Hal teknis yang perlu diperhatikan pada tahap pemberian umpan balik yakni:

a.         hal-hal positif perlu disampaikan terlebih dahulu sebelum informasi yang lebih sensitif;

b.         menjelaskan tingkah laku yang dimaksudkan;

c.         dalam memberikan umpan balik terfokus pada tingkah laku yang dapat diubah bukan pada kepribadiannya;

d.         memberikan penjelasan secara spesifik tentang tingkah laku dan bukti-buktinya;

e.         memberikan beberapa saran perbaikan penampilan siswa;

f.          anggota kelompok yang melakukan role playing diharapkan agar dapat secara seksama mendengarkan komentar yang diberikan;

g.         para observer di minta melaporkan seberapa baik langkah-langkah pelatihan yang telah dilakukan;

h.         para observer diminta melaporkan tentang hal-hal khusus yang disukai dan tidak disukai, serta berbagai komentar tentang peran anggota kelompok yang melakukan latihan ulang;

i.           peran anggota kelompok yang melakukan latihan ulang diminta memberikan respon mengenai seberapa baik penampilannya dalam mengikuti setiap tahapan atau langkah pelatihan keterampilan self advocacy yang dilakukan.

 

5.     Tahap kelima, pemberian tugas (transfer of training and maintenance)

Pemberian tugas dalam bidang psikoeducational merupakan tugas yang lebih menekankan generalisasi, pentrasferan dan reinfocement bagi siswa dalam berbagai setting sosial lainnya, yang akan dibahas kembali dalam kelompok untuk sharing kisah dan pengalaman keberhasilan anggota kelompok yang melakukan pemberian tugas.

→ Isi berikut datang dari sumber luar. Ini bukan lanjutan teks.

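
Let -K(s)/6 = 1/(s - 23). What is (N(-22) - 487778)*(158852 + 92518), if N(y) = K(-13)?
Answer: -122612713965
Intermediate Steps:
K(s) = -6/(-23 + s) (K(s) = -6/(s - 23) = -6/(-23 + s))
N(y) = 1/6 (N(y) = -6/(-23 - 13) = -6/(-36) = -6*(-1/36) = 1/6)
(N(-22) - 487778)*(158852 + 92518) = (1/6 - 487778)*(158852 + 92518) = -2926667/6*251370 = -122612713965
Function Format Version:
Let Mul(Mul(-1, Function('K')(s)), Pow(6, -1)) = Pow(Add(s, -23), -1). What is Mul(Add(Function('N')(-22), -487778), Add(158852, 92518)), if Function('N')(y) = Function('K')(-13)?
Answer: -122612713965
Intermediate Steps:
Function('K')(s) = Mul(-6, Pow(Add(-23, s), -1)) (Function('K')(s) = Mul(-6, Pow(Add(s, -23), -1)) = Mul(-6, Pow(Add(-23, s), -1)))
Function('N')(y) = Rational(1, 6) (Function('N')(y) = Mul(-6, Pow(Add(-23, -13), -1)) = Mul(-6, Pow(-36, -1)) = Mul(-6, Rational(-1, 36)) = Rational(1, 6))
Mul(Add(Function('N')(-22), -487778), Add(158852, 92518)) = Mul(Add(Rational(1, 6), -487778), Add(158852, 92518)) = Mul(Rational(-2926667, 6), 251370) = -122612713965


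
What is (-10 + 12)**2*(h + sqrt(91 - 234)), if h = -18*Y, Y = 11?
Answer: -792 + 4*I*sqrt(143) ≈ -792.0 + 47.833*I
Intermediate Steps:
h = -198 (h = -18*11 = -198)
(-10 + 12)**2*(h + sqrt(91 - 234)) = (-10 + 12)**2*(-198 + sqrt(91 - 234)) = 2**2*(-198 + sqrt(-143)) = 4*(-198 + I*sqrt(143)) = -792 + 4*I*sqrt(143)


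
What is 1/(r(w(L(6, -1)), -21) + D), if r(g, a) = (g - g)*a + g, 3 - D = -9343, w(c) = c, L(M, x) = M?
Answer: 1/9352 ≈ 0.00010693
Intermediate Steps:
D = 9346 (D = 3 - 1*(-9343) = 3 + 9343 = 9346)
r(g, a) = g (r(g, a) = 0*a + g = 0 + g = g)
1/(r(w(L(6, -1)), -21) + D) = 1/(6 + 9346) = 1/9352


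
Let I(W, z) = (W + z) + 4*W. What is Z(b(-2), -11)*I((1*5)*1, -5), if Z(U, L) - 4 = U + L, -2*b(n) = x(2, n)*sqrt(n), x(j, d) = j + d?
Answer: -140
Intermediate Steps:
x(j, d) = d + j
I(W, z) = z + 5*W
b(n) = -sqrt(n)*(2 + n)/2 (b(n) = -(n + 2)*sqrt(n)/2 = -(2 + n)*sqrt(n)/2 = -sqrt(n)*(2 + n)/2)
Z(U, L) = 4 + L + U (Z(U, L) = 4 + (U + L) = 4 + (L + U) = 4 + L + U)
Z(b(-2), -11)*I((1*5)*1, -5) = (4 - 11 + sqrt(-2)*(-2 - 1*(-2))/2)*(-5 + 5*((1*5)*1)) = (4 - 11 + (I*sqrt(2))*(-2 + 2)/2)*(-5 + 5*(5*1)) = (4 - 11 + (1/2)*(I*sqrt(2))*0)*(-5 + 5*5) = (4 - 11 + 0)*(-5 + 25) = -7*20 = -140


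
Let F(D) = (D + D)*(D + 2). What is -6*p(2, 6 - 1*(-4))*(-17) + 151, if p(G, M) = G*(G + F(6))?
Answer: 20143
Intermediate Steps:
F(D) = 2*D*(2 + D) (F(D) = (2*D)*(2 + D) = 2*D*(2 + D))
p(G, M) = G*(96 + G) (p(G, M) = G*(G + 2*6*(2 + 6)) = G*(G + 2*6*8) = G*(G + 96) = G*(96 + G))
-6*p(2, 6 - 1*(-4))*(-17) + 151 = -12*(96 + 2)*(-17) + 151 = -12*98*(-17) + 151 = -6*196*(-17) + 151 = -1176*(-17) + 151 = 19992 + 151 = 20143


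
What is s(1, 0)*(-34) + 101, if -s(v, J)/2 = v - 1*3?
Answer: -35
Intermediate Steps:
s(v, J) = 6 - 2*v (s(v, J) = -2*(v - 1*3) = -2*(v - 3) = -2*(-3 + v) = 6 - 2*v)
s(1, 0)*(-34) + 101 = (6 - 2*1)*(-34) + 101 = (6 - 2)*(-34) + 101 = 4*(-34) + 101 = -136 + 101 = -35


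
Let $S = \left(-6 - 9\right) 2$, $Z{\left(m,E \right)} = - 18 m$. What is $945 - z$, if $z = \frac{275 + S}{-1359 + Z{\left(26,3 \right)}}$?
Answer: $\frac{246680}{261} \approx 945.13$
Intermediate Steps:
$S = -30$ ($S = \left(-15\right) 2 = -30$)
$z = - \frac{35}{261}$ ($z = \frac{275 - 30}{-1359 - 468} = \frac{245}{-1359 - 468} = \frac{245}{-1827} = 245 \left(- \frac{1}{1827}\right) = - \frac{35}{261} \approx -0.1341$)
$945 - z = 945 - - \frac{35}{261} = 945 + \frac{35}{261} = \frac{246680}{261}$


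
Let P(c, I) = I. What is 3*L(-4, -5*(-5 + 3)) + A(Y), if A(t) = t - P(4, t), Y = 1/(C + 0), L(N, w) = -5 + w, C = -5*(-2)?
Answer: 15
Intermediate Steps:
C = 10
Y = ⅒ (Y = 1/(10 + 0) = 1/10 = ⅒ ≈ 0.10000)
A(t) = 0 (A(t) = t - t = 0)
3*L(-4, -5*(-5 + 3)) + A(Y) = 3*(-5 - 5*(-5 + 3)) + 0 = 3*(-5 - 5*(-2)) + 0 = 3*(-5 + 10) + 0 = 3*5 + 0 = 15 + 0 = 15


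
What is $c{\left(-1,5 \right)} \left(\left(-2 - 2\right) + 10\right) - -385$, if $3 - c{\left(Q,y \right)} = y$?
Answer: $373$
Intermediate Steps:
$c{\left(Q,y \right)} = 3 - y$
$c{\left(-1,5 \right)} \left(\left(-2 - 2\right) + 10\right) - -385 = \left(3 - 5\right) \left(\left(-2 - 2\right) + 10\right) - -385 = \left(3 - 5\right) \left(-4 + 10\right) + 385 = \left(-2\right) 6 + 385 = -12 + 385 = 373$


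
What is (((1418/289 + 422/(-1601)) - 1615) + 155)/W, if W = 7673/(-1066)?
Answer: 717820606880/3550212697 ≈ 202.19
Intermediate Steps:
W = -7673/1066 (W = 7673*(-1/1066) = -7673/1066 ≈ -7.1979)
(((1418/289 + 422/(-1601)) - 1615) + 155)/W = (((1418/289 + 422/(-1601)) - 1615) + 155)/(-7673/1066) = (((1418*(1/289) + 422*(-1/1601)) - 1615) + 155)*(-1066/7673) = (((1418/289 - 422/1601) - 1615) + 155)*(-1066/7673) = ((2148260/462689 - 1615) + 155)*(-1066/7673) = (-745094475/462689 + 155)*(-1066/7673) = -673377680/462689*(-1066/7673) = 717820606880/3550212697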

Pemberian tugas berfungsi untuk memperkuat latihan ulang jenis-jenis perilaku self advocacy di antara sesi pelatihan.

Hal-hal yang perlu diperhatikan ketika memberi tugas kepada siswa:

a.       Deskripsi tugas harus jelas (jenis perilaku self advocacy, apa yang dilatih ulang, kapan perilaku tersebut dilatih ulang, dimana perilaku dilatih ulang, dengan siapa siswa berlatih ulang, apa yang telah siswa katakan dan lakukan, apa yang telah dikatakan dan dilakukan oleh orang lain);

b.       Format tagihan tugas setelah siwa berlatih ulang di luar setting harus jelas, lengkap dan terinci;

c.  Pedoman berlatih ulang berdasar pada cara-cara berperilaku self advocacy yang telah dipelajari;

d.      Frekuensi latihan di luar setting kelompok perlu dibatasi;

e.      Situasi dan kondisi ketika siswa berlatih di luar setting harus kondusif;

f.  Siswa diberi kesempatan untuk menilai drinya sendiri tentang hambatan-hambatan dan perkembangan perilaku self advocacy selama melakukan latihan ulang di luar setting dan melaporkan secara jujur dan obyektif dengan menggunakan pedoman observasi atau pedoman self report.